Comparison of p53 antibody status and carcinoembryonic antigen (CEA) levels and their clinical impact as diagnostic markers in colorectal cancer patients

Abstract

9725 Background: The purpose of this study was to evaluate the clinical impact of p53 antibodies, suggested to be associated with advanced tumor state and poor survival rate. Methods: We analyzed the frequency of circulating anti-p53 antibodies, levels of free p53 protein, and concentration of CEA in sera of colorectal cancer patients (n=48, ELISA) as well as expression of p53/CEA in the tumor (immunohistology) and correlated with the UICC stage. Results: 39.6% of all tested patients (n=19/48) expressed wild-type (wt) p53-specific-IgG-antibodies: 26% in UICC I (n=5/19), 16% in UICC II (n=3/19), 21% in UICC III (n=4/19), and 37% in UICC IV (n=7/19). 31.3% (n=15/48) showed a negative response to p53 and 29.2% (n=14/48) were within the critical range. In addition, similar levels of p53-IgG1/IgG2-subtypes were observed in patients with p53 antibodies (ELISA). No correlation was found between levels of free p53 protein and antibody levels.
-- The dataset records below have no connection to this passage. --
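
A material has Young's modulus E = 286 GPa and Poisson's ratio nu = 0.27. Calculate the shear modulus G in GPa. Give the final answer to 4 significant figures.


G = E / (2*(1+nu))
G = 286 / (2*(1+0.27))
G = 112.6 GPa


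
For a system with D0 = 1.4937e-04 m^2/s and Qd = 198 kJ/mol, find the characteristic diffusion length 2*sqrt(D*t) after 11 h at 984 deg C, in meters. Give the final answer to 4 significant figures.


Step 1: D = D0 * exp(-Qd/(R*T))
T = 1257.15 K
D = 1.4937e-04 * exp(-198e3 / (8.314 * 1257.15)) = 8.85232e-13 m^2/s
Step 2: L = 2*sqrt(D*t)
t = 11 h = 39600 s
L = 2*sqrt(8.85232e-13 * 39600) = 3.745e-04 m


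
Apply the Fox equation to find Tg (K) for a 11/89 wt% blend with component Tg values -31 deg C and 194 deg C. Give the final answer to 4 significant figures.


1/Tg = w1/Tg1 + w2/Tg2 (in Kelvin)
Tg1 = 242.15 K, Tg2 = 467.15 K
1/Tg = 0.11/242.15 + 0.89/467.15
Tg = 423.8 K


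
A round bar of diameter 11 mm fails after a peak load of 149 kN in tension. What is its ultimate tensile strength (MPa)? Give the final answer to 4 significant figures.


A0 = pi*(d/2)^2 = pi*(11/2)^2 = 95.0332 mm^2
UTS = F_max / A0 = 149*1000 / 95.0332
UTS = 1568 MPa


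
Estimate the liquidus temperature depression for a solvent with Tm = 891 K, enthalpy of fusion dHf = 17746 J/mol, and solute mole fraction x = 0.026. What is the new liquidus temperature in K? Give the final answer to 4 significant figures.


dT = R*Tm^2*x / dHf
dT = 8.314 * 891^2 * 0.026 / 17746
dT = 9.67026 K
T_new = 891 - 9.67026 = 881.3 K


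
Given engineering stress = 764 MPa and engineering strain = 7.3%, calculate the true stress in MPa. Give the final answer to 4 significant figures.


sigma_true = sigma_eng * (1 + epsilon_eng)
sigma_true = 764 * (1 + 0.073)
sigma_true = 819.8 MPa


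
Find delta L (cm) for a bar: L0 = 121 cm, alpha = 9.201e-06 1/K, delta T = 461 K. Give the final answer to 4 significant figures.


dL = L0 * alpha * dT
dL = 121 * 9.201e-06 * 461
dL = 0.5132 cm


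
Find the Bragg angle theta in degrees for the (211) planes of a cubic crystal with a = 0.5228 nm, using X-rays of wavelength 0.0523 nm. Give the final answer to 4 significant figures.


d = a / sqrt(h^2+k^2+l^2)
d = 0.5228 / sqrt(6) = 0.213432 nm
lambda = 2*d*sin(theta)  =>  sin(theta) = lambda / (2*d)
sin(theta) = 0.0523 / (2 * 0.213432) = 0.122521
theta = 7.038 deg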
Immunohistologically 62.5% of the tumors (n=10/16) overexpressed p53 (clone DO-7) independent of UICC stage. The presence of wt p53-IgG-antibodies was correlated with strong p53 staining within the tumor. In addition, 29.2% (n=14/48) of the patients expressed high CEA levels depending on their UICC stage (n=0/6 UICC I, n=0/12 UICC II, n=2/9 UICC III, and n=12/21 UICC IV, ELISA). CEA expression within the tumor and UICC stage was strongly correlated (75%, n=12/16). Five different point mutations at 5 different positions of wt p53 sequence (4 in DNA-binding core domain) were observed in tumors (n=16, RT-PCR), indicating no association with the p53 humoral response and UICC stage. Conclusions: This study suggests that a humoral response to p53 is strongly correlated with intracellular accumulation of p53 within the tumor but independent from free p53 protein serum levels and p53 gene mutations. In contrast to CEA, presence of p53 auto-antibodies is not correlated with UICC stage. p53 auto-antibodies seem not to be predictive in poor outcome and irrelevant in colorectal cancer diagnosis. No significant financial relationships to disclose.